ADNIMERGE2-Analysis-Data: Includes derived analysis ready datasets based on the metadata specifications and derived datasets.
NOTE:
It is recommended to learn more about how these data are generated and see the corresponding raw data source before using those derived data in an analysis.
Some of the derived datasets in the package may not be fully complied with the CDISC standardization, and those data are generated for illustration purpose.
Furthermore, a derived data for modified version of the Preclinical Alzheimer Cognitive Composite (PACC) score is also included.

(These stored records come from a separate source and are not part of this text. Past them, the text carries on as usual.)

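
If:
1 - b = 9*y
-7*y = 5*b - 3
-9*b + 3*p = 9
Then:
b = 10/19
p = 87/19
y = 1/19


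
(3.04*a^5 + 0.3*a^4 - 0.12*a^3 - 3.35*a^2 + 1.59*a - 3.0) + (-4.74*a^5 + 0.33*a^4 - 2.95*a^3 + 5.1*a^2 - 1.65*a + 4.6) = -1.7*a^5 + 0.63*a^4 - 3.07*a^3 + 1.75*a^2 - 0.0599999999999998*a + 1.6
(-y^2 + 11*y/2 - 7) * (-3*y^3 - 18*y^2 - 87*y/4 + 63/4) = 3*y^5 + 3*y^4/2 - 225*y^3/4 - 75*y^2/8 + 1911*y/8 - 441/4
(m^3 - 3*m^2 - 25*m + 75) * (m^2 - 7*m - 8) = m^5 - 10*m^4 - 12*m^3 + 274*m^2 - 325*m - 600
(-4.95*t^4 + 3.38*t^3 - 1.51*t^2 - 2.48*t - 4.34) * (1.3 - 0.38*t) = 1.881*t^5 - 7.7194*t^4 + 4.9678*t^3 - 1.0206*t^2 - 1.5748*t - 5.642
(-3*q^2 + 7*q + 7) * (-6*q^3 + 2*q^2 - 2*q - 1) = 18*q^5 - 48*q^4 - 22*q^3 + 3*q^2 - 21*q - 7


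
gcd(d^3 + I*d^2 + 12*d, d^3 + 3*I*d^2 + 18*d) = d^2 - 3*I*d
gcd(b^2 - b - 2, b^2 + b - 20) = 1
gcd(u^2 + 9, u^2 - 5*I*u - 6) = u - 3*I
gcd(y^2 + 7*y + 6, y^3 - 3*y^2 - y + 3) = y + 1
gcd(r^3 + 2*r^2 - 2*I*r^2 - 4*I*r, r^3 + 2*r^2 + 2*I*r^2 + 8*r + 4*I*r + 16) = r^2 + r*(2 - 2*I) - 4*I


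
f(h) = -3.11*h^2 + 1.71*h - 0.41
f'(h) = 1.71 - 6.22*h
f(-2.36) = -21.77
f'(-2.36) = 16.39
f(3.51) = -32.72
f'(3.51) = -20.12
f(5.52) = -85.73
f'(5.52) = -32.62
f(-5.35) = -98.57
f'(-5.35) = 34.99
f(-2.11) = -17.86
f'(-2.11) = 14.83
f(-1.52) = -10.19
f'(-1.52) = 11.16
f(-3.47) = -43.79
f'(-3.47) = 23.29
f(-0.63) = -2.72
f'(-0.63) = 5.63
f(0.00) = -0.41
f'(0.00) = 1.71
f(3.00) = -23.27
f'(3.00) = -16.95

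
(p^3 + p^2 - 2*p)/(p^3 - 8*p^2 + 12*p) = (p^2 + p - 2)/(p^2 - 8*p + 12)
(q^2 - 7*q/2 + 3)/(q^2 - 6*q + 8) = (q - 3/2)/(q - 4)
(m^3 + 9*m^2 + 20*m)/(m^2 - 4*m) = (m^2 + 9*m + 20)/(m - 4)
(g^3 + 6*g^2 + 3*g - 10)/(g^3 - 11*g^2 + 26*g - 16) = (g^2 + 7*g + 10)/(g^2 - 10*g + 16)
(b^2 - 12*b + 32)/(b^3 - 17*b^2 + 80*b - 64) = (b - 4)/(b^2 - 9*b + 8)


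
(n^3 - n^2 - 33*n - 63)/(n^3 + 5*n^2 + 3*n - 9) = (n - 7)/(n - 1)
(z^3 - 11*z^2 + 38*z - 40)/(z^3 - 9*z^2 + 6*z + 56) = (z^2 - 7*z + 10)/(z^2 - 5*z - 14)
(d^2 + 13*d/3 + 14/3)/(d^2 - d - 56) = (d^2 + 13*d/3 + 14/3)/(d^2 - d - 56)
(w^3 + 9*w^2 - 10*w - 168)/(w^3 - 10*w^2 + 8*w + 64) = (w^2 + 13*w + 42)/(w^2 - 6*w - 16)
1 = 1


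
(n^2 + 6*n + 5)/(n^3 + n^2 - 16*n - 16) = (n + 5)/(n^2 - 16)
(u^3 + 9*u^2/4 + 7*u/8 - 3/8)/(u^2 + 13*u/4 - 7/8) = (2*u^2 + 5*u + 3)/(2*u + 7)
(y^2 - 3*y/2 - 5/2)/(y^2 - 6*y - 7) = (y - 5/2)/(y - 7)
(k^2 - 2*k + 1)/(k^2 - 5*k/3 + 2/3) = 3*(k - 1)/(3*k - 2)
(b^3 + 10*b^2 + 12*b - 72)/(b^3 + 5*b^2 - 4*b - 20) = (b^2 + 12*b + 36)/(b^2 + 7*b + 10)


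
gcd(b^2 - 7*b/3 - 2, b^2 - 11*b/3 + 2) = b - 3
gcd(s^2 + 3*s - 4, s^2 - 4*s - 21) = 1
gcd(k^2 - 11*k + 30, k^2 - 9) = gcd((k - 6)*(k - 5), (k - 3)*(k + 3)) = 1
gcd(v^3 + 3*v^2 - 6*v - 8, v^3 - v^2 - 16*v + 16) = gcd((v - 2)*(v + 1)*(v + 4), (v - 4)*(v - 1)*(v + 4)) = v + 4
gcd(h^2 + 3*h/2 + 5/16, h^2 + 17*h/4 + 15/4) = h + 5/4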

ADNIMERGE2-PACC shows creating PACC score from raw datasets.
Articles
There are few articles included in the package as a vignette to demonstrate how to use the study data R package for creating simple summaries or analysis results.
Enrollment Summaries: Includes enrollment summary by calender month, enrolled subject demographic/characteristics summary by study phases and baseline diagnostics status (Cognitive Normal (CN), Mild Cognitive Impairment (MCI) and Dementia (DEM)).
Longitudinal Clinical Cognitive Outcome Summaries: Currently, includes summary of the ADAS Cognitive Behavior assessment item-13 total score (ADAS-cog) overtime across the baseline diagnostics status.
NOTE: The analysis results that presented in the package vignettes are not pre-planned and only included for illustration purpose.